Filter to events whose message contains an IP, then bucket by whether they're `INFO` or not:

```bash
events | jpq '{k: [e["id"] for e in this["events"]
     if re.search(r"\d+\.\d+\.\d+\.\d+", e["message"])
     and ("info" if e["level"] == "INFO" else "non-info") == k]
 for k in ("info", "non-info")}'
```

```json
{
  "info": ["evt_001", "evt_007", "evt_010", "evt_012", "evt_018"],
  "non-info": ["evt_003", "evt_013", "evt_014"]
}
```

### 8. Score summary --- `statistics` + `math`

```bash
events | jpq '{"avg": round(statistics.mean(e["score"] for e in this["events"]), 3),
 "stdev": round(statistics.stdev(e["score"] for e in this["events"]), 3),
 "log2_n": round(math.log2(len(this["events"])), 3)}'
```

```json
{
  "avg": 0.659,
  "stdev": 0.285,
  "log2_n": 4.17
}
```

### 9. Pipe `jpq` into `jpq` to keep each stage small

`jpq`'s output is JSON, which makes it valid `jpq` input. Splitting a heavy transformation across two pipes keeps each stage trivially debuggable (run the first one alone and eyeball the result) and lets you reuse the intermediate shape.

Compare aggregating build durations as **one expression** versus as **two pipes**. Stage 1 parses the messages into structured records; stage 2 aggregates over them:

```bash
events \
  | jpq '[re.search(r"build #(?P<num>\d+).*?(?P<dur>\d+)s", e["message"]).groupdict()
          for e in this["events"] if e["category"] == "build"]' \
  | jpq '{"mean_dur_s": round(statistics.mean(int(r["dur"]) for r in this), 1),
          "max_dur_s": max(int(r["dur"]) for r in this),
          "stdev_dur_s": round(statistics.stdev(int(r["dur"]) for r in this), 1),
          "n_builds": len(this)}'
```

```json
{
  "mean_dur_s": 334.3,
  "max_dur_s": 510,
  "stdev_dur_s": 95.4,
  "n_builds": 7
}
```

Drop the second `| jpq ...` and you see what stage 1 produced --- a clean list of `{"num": ..., "dur": ...}` records --- which is also the answer to "why is my final number wrong?". Try writing the same logic as a single nested expression and you'll appreciate the pipe.

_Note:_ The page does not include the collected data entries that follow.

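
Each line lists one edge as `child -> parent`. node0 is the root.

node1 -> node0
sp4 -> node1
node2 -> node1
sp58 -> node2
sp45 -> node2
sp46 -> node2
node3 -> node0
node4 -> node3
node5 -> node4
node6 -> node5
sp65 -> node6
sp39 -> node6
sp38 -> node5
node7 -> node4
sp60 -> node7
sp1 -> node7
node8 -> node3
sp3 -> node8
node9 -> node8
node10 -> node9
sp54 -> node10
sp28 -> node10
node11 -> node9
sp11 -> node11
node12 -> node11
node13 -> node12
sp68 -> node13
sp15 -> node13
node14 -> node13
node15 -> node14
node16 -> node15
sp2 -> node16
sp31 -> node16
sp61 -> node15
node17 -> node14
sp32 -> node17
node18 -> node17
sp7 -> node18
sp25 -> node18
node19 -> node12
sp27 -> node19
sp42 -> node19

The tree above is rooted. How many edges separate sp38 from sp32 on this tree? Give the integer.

The MRCA of sp38 and sp32 is the node subtending ((((sp65,sp39),sp38),(sp60,sp1)),(sp3,((sp54,sp28),(sp11,((sp68,sp15,(((sp2,sp31),sp61),(sp32,(sp7,sp25)))),(sp27,sp42)))))).
From sp38 up to that node: 3 branches. From sp32 up to the same node: 8 branches. Total: 3 + 8 = 11.

11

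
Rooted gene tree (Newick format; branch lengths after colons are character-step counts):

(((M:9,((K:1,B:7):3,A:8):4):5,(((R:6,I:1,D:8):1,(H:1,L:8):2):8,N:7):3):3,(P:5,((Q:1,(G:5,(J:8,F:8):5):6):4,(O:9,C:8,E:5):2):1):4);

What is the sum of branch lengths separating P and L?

33

The path runs P → … → MRCA → … → L; the MRCA is the root of the tree.
Branch lengths along that path: 5 + 4 + 3 + 3 + 8 + 2 + 8 = 33.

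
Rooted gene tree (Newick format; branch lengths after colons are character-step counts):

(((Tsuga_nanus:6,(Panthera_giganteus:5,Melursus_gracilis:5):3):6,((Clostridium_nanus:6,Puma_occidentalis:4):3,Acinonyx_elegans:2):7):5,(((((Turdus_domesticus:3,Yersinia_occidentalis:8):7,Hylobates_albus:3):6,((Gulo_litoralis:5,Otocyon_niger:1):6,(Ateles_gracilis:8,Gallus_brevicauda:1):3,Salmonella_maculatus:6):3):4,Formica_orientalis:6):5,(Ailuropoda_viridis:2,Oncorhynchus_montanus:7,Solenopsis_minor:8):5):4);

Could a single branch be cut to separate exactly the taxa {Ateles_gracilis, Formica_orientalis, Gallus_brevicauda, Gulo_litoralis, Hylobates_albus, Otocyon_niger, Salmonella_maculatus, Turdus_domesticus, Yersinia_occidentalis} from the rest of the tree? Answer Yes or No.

Yes

The most recent common ancestor of these taxa subtends ((((Turdus_domesticus,Yersinia_occidentalis),Hylobates_albus),((Gulo_litoralis,Otocyon_niger),(Ateles_gracilis,Gallus_brevicauda),Salmonella_maculatus)),Formica_orientalis).
That clade has exactly 9 tips — every listed taxon and nothing else — so the group is monophyletic.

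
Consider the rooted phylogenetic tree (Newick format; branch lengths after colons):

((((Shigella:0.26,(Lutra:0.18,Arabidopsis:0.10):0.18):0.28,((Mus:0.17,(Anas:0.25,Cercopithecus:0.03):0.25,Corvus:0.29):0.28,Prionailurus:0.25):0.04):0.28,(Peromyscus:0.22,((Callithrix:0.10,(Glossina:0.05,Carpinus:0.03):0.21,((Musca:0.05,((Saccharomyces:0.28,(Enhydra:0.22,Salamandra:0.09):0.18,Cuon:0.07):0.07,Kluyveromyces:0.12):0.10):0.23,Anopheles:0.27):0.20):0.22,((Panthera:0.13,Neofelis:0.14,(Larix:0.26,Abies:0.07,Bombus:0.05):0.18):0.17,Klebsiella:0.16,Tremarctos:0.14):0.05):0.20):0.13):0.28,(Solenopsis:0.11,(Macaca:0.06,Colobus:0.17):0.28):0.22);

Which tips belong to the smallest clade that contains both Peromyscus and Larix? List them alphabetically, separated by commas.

Tracing Peromyscus: it sits inside (Peromyscus,((Callithrix,(Glossina,Carpinus),((Musca,((Saccharomyces,(Enhydra,Salamandra),Cuon),Kluyveromyces)),Anopheles)),((Panthera,Neofelis,(Larix,Abies,Bombus)),Klebsiella,Tremarctos))).
Tracing Larix: it sits inside (Larix,Abies,Bombus).
The smallest clade enclosing both is (Peromyscus,((Callithrix,(Glossina,Carpinus),((Musca,((Saccharomyces,(Enhydra,Salamandra),Cuon),Kluyveromyces)),Anopheles)),((Panthera,Neofelis,(Larix,Abies,Bombus)),Klebsiella,Tremarctos))); the answer is its 18 terminal taxa in alphabetical order.

Abies, Anopheles, Bombus, Callithrix, Carpinus, Cuon, Enhydra, Glossina, Klebsiella, Kluyveromyces, Larix, Musca, Neofelis, Panthera, Peromyscus, Saccharomyces, Salamandra, Tremarctos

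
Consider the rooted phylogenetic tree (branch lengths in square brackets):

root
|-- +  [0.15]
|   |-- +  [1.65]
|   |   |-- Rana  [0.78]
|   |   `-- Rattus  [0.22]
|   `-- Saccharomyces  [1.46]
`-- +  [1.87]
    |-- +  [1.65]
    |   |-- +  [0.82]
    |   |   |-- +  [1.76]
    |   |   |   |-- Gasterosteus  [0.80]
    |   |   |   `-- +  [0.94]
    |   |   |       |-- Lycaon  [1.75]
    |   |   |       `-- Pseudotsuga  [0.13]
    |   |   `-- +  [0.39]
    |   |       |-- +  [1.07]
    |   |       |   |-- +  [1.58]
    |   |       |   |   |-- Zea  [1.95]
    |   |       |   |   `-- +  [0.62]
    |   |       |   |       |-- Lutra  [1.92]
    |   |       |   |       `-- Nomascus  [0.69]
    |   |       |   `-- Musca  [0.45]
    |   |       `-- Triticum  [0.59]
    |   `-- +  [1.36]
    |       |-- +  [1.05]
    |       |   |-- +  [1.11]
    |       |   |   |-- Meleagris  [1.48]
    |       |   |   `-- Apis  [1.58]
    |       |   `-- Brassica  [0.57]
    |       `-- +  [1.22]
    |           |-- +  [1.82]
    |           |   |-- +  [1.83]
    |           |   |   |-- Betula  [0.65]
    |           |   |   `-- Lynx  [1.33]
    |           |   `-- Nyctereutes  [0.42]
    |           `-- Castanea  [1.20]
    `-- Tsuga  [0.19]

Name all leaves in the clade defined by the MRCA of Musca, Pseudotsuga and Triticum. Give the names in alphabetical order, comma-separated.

Gasterosteus, Lutra, Lycaon, Musca, Nomascus, Pseudotsuga, Triticum, Zea

Tracing Musca: it sits inside ((Zea,(Lutra,Nomascus)),Musca).
Tracing Pseudotsuga: it sits inside (Lycaon,Pseudotsuga).
Tracing Triticum: it sits inside (((Zea,(Lutra,Nomascus)),Musca),Triticum).
The smallest clade enclosing all 3 is ((Gasterosteus,(Lycaon,Pseudotsuga)),(((Zea,(Lutra,Nomascus)),Musca),Triticum)); the answer is its 8 terminal taxa in alphabetical order.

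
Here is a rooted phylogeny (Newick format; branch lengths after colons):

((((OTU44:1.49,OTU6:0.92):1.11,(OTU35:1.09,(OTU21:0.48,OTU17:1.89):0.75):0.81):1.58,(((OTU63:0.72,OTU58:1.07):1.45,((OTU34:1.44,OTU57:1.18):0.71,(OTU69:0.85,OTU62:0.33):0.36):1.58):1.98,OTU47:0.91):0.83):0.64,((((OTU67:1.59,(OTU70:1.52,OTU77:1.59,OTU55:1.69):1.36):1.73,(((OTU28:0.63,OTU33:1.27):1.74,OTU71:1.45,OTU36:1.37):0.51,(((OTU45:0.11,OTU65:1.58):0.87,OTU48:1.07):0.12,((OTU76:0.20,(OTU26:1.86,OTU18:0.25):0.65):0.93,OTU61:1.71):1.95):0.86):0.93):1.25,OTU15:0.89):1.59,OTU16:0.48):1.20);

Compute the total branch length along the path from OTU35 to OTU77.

The path runs OTU35 → … → MRCA → … → OTU77; the MRCA is the root of the tree.
Branch lengths along that path: 1.09 + 0.81 + 1.58 + 0.64 + 1.20 + 1.59 + 1.25 + 1.73 + 1.36 + 1.59 = 12.84.

12.84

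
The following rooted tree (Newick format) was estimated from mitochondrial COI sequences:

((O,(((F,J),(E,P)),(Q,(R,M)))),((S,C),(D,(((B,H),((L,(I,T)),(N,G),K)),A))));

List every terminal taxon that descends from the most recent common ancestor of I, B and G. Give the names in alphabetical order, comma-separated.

Tracing I: it sits inside (I,T).
Tracing B: it sits inside (B,H).
Tracing G: it sits inside (N,G).
The smallest clade enclosing all 3 is ((B,H),((L,(I,T)),(N,G),K)); the answer is its 8 terminal taxa in alphabetical order.

B, G, H, I, K, L, N, T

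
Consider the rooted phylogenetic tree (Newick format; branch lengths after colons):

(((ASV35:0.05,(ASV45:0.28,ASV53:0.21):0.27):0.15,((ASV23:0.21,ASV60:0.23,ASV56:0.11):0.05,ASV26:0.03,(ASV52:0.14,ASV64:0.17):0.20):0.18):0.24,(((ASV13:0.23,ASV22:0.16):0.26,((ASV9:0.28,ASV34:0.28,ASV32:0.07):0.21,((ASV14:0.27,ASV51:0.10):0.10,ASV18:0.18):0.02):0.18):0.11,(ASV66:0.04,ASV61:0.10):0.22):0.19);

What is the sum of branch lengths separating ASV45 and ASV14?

1.81

The path runs ASV45 → … → MRCA → … → ASV14; the MRCA is the root of the tree.
Branch lengths along that path: 0.28 + 0.27 + 0.15 + 0.24 + 0.19 + 0.11 + 0.18 + 0.02 + 0.10 + 0.27 = 1.81.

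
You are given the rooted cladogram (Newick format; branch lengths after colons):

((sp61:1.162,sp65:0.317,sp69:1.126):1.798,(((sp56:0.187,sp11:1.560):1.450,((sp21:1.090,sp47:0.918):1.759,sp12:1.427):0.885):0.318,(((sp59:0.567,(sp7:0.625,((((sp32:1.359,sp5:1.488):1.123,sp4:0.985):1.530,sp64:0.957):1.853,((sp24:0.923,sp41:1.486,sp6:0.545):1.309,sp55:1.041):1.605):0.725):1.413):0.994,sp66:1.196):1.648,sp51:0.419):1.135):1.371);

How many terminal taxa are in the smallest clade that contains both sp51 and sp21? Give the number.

The MRCA of sp51 and sp21 is the node subtending (((sp56,sp11),((sp21,sp47),sp12)),(((sp59,(sp7,((((sp32,sp5),sp4),sp64),((sp24,sp41,sp6),sp55)))),sp66),sp51)).
That clade contains 17 terminal taxa: sp11, sp12, sp21, sp24, sp32, sp4, sp41, sp47, sp5, sp51, sp55, sp56, sp59, sp6, sp64, sp66, sp7.

17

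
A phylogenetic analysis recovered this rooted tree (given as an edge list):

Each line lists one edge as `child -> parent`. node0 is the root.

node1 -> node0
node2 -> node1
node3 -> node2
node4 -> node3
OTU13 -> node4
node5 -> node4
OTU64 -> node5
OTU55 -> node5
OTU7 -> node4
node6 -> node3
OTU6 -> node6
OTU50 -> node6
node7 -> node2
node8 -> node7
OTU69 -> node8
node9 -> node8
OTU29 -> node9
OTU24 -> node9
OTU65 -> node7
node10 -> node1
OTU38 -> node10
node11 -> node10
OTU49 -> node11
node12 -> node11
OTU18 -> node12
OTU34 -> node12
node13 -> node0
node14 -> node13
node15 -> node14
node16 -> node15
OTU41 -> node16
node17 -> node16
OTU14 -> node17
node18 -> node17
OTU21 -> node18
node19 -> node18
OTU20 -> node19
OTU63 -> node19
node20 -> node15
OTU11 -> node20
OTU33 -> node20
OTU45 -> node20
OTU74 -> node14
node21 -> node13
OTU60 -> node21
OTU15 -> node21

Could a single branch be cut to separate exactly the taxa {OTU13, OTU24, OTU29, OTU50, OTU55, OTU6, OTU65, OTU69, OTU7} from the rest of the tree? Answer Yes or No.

No

The MRCA of the listed taxa subtends (((OTU13,(OTU64,OTU55),OTU7),(OTU6,OTU50)),((OTU69,(OTU29,OTU24)),OTU65)).
That clade also contains OTU64, which is not in the proposed group, so the group is not monophyletic.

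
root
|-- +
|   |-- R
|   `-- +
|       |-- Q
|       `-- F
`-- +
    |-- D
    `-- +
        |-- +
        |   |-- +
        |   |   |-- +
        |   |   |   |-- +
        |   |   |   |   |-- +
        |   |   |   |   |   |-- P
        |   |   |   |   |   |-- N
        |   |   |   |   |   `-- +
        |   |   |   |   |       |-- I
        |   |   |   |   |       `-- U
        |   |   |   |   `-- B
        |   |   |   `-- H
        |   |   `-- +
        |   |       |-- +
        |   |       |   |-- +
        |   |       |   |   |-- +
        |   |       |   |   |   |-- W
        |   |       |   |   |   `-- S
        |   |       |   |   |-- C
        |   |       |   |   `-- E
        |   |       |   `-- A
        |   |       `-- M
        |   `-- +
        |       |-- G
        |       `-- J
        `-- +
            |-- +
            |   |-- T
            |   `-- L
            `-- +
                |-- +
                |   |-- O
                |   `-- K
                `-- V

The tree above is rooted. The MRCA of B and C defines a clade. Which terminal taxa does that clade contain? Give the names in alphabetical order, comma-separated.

A, B, C, E, H, I, M, N, P, S, U, W

Tracing B: it sits inside ((P,N,(I,U)),B).
Tracing C: it sits inside ((W,S),C,E).
The smallest clade enclosing both is ((((P,N,(I,U)),B),H),((((W,S),C,E),A),M)); the answer is its 12 terminal taxa in alphabetical order.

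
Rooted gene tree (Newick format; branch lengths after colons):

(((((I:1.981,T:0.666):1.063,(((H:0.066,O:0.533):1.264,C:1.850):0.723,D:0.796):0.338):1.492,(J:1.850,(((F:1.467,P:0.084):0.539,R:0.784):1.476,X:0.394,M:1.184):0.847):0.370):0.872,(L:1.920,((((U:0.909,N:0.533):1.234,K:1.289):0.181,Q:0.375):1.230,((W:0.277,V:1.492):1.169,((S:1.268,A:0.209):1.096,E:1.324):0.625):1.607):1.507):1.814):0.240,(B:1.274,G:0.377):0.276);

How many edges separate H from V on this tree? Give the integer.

11

The MRCA of H and V is the node subtending ((((I,T),(((H,O),C),D)),(J,(((F,P),R),X,M))),(L,((((U,N),K),Q),((W,V),((S,A),E))))).
From H up to that node: 6 branches. From V up to the same node: 5 branches. Total: 6 + 5 = 11.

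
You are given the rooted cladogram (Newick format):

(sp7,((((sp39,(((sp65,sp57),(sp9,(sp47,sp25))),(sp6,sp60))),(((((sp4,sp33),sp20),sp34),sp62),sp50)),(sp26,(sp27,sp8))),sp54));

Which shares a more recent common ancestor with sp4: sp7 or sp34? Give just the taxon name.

sp34

The MRCA of sp4 and sp34 subtends (((sp4,sp33),sp20),sp34) (4 taxa).
The MRCA of sp4 and sp7 is the root, subtending the entire tree (19 taxa).
The first is nested inside the second, so sp4 shares a more recent common ancestor with sp34.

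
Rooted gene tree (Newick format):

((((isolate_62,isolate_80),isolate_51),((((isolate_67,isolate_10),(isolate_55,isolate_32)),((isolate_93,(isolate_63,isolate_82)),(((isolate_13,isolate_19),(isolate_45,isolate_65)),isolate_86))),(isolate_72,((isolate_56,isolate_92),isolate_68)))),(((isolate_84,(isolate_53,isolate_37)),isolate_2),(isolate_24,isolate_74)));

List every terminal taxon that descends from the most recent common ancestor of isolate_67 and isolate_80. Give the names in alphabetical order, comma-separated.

Tracing isolate_67: it sits inside (isolate_67,isolate_10).
Tracing isolate_80: it sits inside (isolate_62,isolate_80).
The smallest clade enclosing both is (((isolate_62,isolate_80),isolate_51),((((isolate_67,isolate_10),(isolate_55,isolate_32)),((isolate_93,(isolate_63,isolate_82)),(((isolate_13,isolate_19),(isolate_45,isolate_65)),isolate_86))),(isolate_72,((isolate_56,isolate_92),isolate_68)))); the answer is its 19 terminal taxa in alphabetical order.

isolate_10, isolate_13, isolate_19, isolate_32, isolate_45, isolate_51, isolate_55, isolate_56, isolate_62, isolate_63, isolate_65, isolate_67, isolate_68, isolate_72, isolate_80, isolate_82, isolate_86, isolate_92, isolate_93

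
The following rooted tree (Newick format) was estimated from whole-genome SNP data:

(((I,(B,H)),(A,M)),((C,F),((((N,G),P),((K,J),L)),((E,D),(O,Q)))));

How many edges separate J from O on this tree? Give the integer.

7

The MRCA of J and O is the node subtending ((((N,G),P),((K,J),L)),((E,D),(O,Q))).
From J up to that node: 4 branches. From O up to the same node: 3 branches. Total: 4 + 3 = 7.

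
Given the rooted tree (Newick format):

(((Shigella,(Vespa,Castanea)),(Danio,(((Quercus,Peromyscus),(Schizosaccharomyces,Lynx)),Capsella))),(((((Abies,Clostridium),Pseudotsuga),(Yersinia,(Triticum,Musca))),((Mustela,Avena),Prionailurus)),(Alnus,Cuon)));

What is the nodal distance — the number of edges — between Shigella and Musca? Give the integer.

The MRCA of Shigella and Musca is the root of the tree.
From Shigella up to that node: 3 branches. From Musca up to the same node: 6 branches. Total: 3 + 6 = 9.

9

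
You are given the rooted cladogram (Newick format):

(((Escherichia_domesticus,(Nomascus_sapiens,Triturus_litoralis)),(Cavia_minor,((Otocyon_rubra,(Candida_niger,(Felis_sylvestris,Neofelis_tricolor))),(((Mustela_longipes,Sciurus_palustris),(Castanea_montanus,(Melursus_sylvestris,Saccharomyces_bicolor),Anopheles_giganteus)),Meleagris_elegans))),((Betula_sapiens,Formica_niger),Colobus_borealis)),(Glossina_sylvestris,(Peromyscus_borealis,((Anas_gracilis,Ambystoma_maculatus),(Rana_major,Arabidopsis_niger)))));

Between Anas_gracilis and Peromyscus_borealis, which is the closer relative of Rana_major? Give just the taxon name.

Anas_gracilis

The MRCA of Rana_major and Anas_gracilis subtends ((Anas_gracilis,Ambystoma_maculatus),(Rana_major,Arabidopsis_niger)) (4 taxa).
The MRCA of Rana_major and Peromyscus_borealis subtends (Peromyscus_borealis,((Anas_gracilis,Ambystoma_maculatus),(Rana_major,Arabidopsis_niger))) (5 taxa).
The first is nested inside the second, so Rana_major shares a more recent common ancestor with Anas_gracilis.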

### 10. JSONL on stdin --- slurp with `jq -s`

`jpq` expects a single JSON value on stdin, not JSONL (one JSON object per line). I deliberately didn't add a flag for this: `jq -s` already turns a stream of values into a list, and there's no reason to reinvent it.

```bash
cat events.jsonl | jq -s '.' | jpq 'collections.Counter(e["level"] for e in this)'
```

Same expression as example 2, just with a different input shape. The `jq -s` step is the only thing that changes.

## Tips

- `-c` / `--compact` strips indentation. Useful when piping into another tool that wants single-line JSON.
- Exit codes mean something: `3` on bad stdin, `4` on an expression that fails to parse or raises at runtime, `5` on a non-JSON-serialisable result. Scripts can branch on these.
- Colourisation is on by default when stdout is a TTY (see the note at the top). `jpq | jq` still works if you prefer jq's palette --- the two are friends, not rivals.

> [!TIP]
> If a one-liner gets long, break it across multiple lines inside the same quoted string --- the expression compiler doesn't care about whitespace, and your shell will keep the quote open until you close it.